I don’t want this piece to be seen as a diatribe against technology. I am fascinated by technology and I believe in it. But something being mindful on occasion has taught me is that there is never JUST a good idea. There are always unintended consequences. Sometimes those are amazing and unexpected gifts and sometimes they look like nuclear meltdowns. But the acknowledgment of both sides of the coin before tossing it, while it’s spinning in the air and the moment before you read the outcome, is both wise and necessary.
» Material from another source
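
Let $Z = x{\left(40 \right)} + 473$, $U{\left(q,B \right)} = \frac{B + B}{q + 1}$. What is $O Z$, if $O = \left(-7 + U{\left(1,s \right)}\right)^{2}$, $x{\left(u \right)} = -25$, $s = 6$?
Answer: $448$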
I’ll leave you with one more quote from Sherry Turkle’s book ‘Reclaiming Conversation. The Power of Talk in the Digital Age’. A read that drew me inexorably into the simple realization that, for me, Tea is the most effortless and graceful gift of our day and age.
“This is our paradox. When we are apart: hyper-vigilance. When we are together: inattention.”
Imagine all that we’ve learned from this millennia old ritual of leaves and water, silence and presence, and I challenge you to NOT agree with me, Tea Geeks, that Tea is the perfect medicine for the age of the Internet.